Successful treatment possible
Chronic viral hepatitis B and C can be successfully treated today. In this regard, all patients with replicative HCV infection (HCV-RAN detectable) should be treated anitvirally (Ia/A). When HCV infection is first diagnosed with a typical constellation of chronic infection, antiviral therapy can be started immediately (0). The cure rate for short-term therapy is 100%.
In contrast to HCV infection, not every HBV infection is treated, as chronic infection must be distinguished from chronic hepatitis in this case. Chronic infection is characterized by a normal number of transaminases and a low viral load (HBV DNA <2000 IU/ml), and there is no other evidence of fibrosis/cirrhosis. In this case, follow-up follows, as the disease may progress to chronic hepatitis. This is defined by an elevation in transaminases, a high viral load (HBV DNA ≥2000 IU/ml), and there may be evidence of fibrosis/cirrhosis.

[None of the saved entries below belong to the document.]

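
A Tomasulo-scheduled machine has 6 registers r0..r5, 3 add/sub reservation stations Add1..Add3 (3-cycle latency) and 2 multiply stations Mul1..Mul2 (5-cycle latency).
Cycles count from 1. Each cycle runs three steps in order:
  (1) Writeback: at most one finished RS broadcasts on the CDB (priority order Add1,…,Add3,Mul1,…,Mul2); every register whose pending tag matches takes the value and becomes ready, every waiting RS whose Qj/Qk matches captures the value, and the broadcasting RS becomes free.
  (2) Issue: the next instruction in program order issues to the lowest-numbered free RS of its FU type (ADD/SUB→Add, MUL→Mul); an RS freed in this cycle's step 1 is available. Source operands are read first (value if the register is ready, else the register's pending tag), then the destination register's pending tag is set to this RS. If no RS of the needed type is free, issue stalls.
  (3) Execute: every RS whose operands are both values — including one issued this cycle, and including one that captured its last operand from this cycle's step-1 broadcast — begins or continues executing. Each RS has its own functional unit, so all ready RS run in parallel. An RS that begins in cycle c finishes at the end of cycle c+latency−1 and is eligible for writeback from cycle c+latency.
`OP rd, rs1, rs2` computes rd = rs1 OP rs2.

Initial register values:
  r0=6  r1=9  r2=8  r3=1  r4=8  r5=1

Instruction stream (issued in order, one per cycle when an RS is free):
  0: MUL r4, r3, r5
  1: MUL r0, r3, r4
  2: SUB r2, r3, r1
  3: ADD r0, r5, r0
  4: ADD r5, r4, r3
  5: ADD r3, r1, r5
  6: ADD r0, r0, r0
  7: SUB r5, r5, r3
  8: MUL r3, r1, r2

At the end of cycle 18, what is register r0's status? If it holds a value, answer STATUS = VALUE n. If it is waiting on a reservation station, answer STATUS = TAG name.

STATUS = VALUE 4

  c1: issue MUL r4<-Mul1  regs: r0:6,r1:9,r2:8,r3:1,r4:Mul1,r5:1
  c2: issue MUL r0<-Mul2  regs: r0:Mul2,r1:9,r2:8,r3:1,r4:Mul1,r5:1
  c3: issue SUB r2<-Add1  regs: r0:Mul2,r1:9,r2:Add1,r3:1,r4:Mul1,r5:1
  c4: issue ADD r0<-Add2  regs: r0:Add2,r1:9,r2:Add1,r3:1,r4:Mul1,r5:1
  c5: issue ADD r5<-Add3  regs: r0:Add2,r1:9,r2:Add1,r3:1,r4:Mul1,r5:Add3
  c6: CDB Add1=-8; issue ADD r3<-Add1  regs: r0:Add2,r1:9,r2:-8,r3:Add1,r4:Mul1,r5:Add3
  c7: CDB Mul1=1; stall  regs: r0:Add2,r1:9,r2:-8,r3:Add1,r4:1,r5:Add3
  c8: stall  regs: r0:Add2,r1:9,r2:-8,r3:Add1,r4:1,r5:Add3
  c9: stall  regs: r0:Add2,r1:9,r2:-8,r3:Add1,r4:1,r5:Add3
  c10: CDB Add3=2; issue ADD r0<-Add3  regs: r0:Add3,r1:9,r2:-8,r3:Add1,r4:1,r5:2
  c11: stall  regs: r0:Add3,r1:9,r2:-8,r3:Add1,r4:1,r5:2
  c12: CDB Mul2=1; stall  regs: r0:Add3,r1:9,r2:-8,r3:Add1,r4:1,r5:2
  c13: CDB Add1=11; issue SUB r5<-Add1  regs: r0:Add3,r1:9,r2:-8,r3:11,r4:1,r5:Add1
  c14: issue MUL r3<-Mul1  regs: r0:Add3,r1:9,r2:-8,r3:Mul1,r4:1,r5:Add1
  c15: CDB Add2=2  regs: r0:Add3,r1:9,r2:-8,r3:Mul1,r4:1,r5:Add1
  c16: CDB Add1=-9  regs: r0:Add3,r1:9,r2:-8,r3:Mul1,r4:1,r5:-9
  c17: -  regs: r0:Add3,r1:9,r2:-8,r3:Mul1,r4:1,r5:-9
  c18: CDB Add3=4  regs: r0:4,r1:9,r2:-8,r3:Mul1,r4:1,r5:-9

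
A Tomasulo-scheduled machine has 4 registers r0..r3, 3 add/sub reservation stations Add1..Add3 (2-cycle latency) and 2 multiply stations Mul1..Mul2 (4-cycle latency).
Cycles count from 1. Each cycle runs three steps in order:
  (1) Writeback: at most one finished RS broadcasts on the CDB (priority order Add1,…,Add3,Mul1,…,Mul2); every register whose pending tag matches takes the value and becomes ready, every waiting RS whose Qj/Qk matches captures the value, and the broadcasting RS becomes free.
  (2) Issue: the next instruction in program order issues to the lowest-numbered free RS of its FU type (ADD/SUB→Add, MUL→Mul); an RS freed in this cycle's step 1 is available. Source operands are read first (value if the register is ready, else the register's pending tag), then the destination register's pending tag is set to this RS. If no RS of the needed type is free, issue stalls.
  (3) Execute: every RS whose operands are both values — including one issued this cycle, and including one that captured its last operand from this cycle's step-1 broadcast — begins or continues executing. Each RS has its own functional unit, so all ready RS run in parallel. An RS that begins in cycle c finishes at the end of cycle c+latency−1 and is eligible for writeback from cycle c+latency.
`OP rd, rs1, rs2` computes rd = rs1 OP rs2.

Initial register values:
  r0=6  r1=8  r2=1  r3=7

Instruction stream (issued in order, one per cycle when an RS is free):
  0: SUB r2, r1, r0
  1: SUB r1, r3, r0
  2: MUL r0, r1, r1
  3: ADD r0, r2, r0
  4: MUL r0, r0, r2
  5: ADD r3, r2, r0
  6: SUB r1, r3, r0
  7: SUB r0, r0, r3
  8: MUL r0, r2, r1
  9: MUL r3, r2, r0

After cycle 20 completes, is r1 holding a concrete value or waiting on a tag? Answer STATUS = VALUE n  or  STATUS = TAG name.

c1: issue SUB r2<-Add1 | r0:6,r1:8,r2:Add1,r3:7
c2: issue SUB r1<-Add2 | r0:6,r1:Add2,r2:Add1,r3:7
c3: CDB Add1=2; issue MUL r0<-Mul1 | r0:Mul1,r1:Add2,r2:2,r3:7
c4: CDB Add2=1; issue ADD r0<-Add1 | r0:Add1,r1:1,r2:2,r3:7
c5: issue MUL r0<-Mul2 | r0:Mul2,r1:1,r2:2,r3:7
c6: issue ADD r3<-Add2 | r0:Mul2,r1:1,r2:2,r3:Add2
c7: issue SUB r1<-Add3 | r0:Mul2,r1:Add3,r2:2,r3:Add2
c8: CDB Mul1=1; stall | r0:Mul2,r1:Add3,r2:2,r3:Add2
c9: stall | r0:Mul2,r1:Add3,r2:2,r3:Add2
c10: CDB Add1=3; issue SUB r0<-Add1 | r0:Add1,r1:Add3,r2:2,r3:Add2
c11: issue MUL r0<-Mul1 | r0:Mul1,r1:Add3,r2:2,r3:Add2
c12: stall | r0:Mul1,r1:Add3,r2:2,r3:Add2
c13: stall | r0:Mul1,r1:Add3,r2:2,r3:Add2
c14: CDB Mul2=6; issue MUL r3<-Mul2 | r0:Mul1,r1:Add3,r2:2,r3:Mul2
c15: - | r0:Mul1,r1:Add3,r2:2,r3:Mul2
c16: CDB Add2=8 | r0:Mul1,r1:Add3,r2:2,r3:Mul2
c17: - | r0:Mul1,r1:Add3,r2:2,r3:Mul2
c18: CDB Add1=-2 | r0:Mul1,r1:Add3,r2:2,r3:Mul2
c19: CDB Add3=2 | r0:Mul1,r1:2,r2:2,r3:Mul2
c20: - | r0:Mul1,r1:2,r2:2,r3:Mul2

STATUS = VALUE 2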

If this is the case, therapy should be provided. The therapeutic strategy for chronic hepatitis B still consists of two options: Treatment with (preg)-interferon for a duration of 48 weeks, during which a variety of side effects may occur. Whereas treatment with nucleos(t)id analogues as long-term therapy is less intrusive and leads to 100% prevention of disease progression. In most cases, there is regression of fibrosis and, in some cases, regression of previous cirrhosis.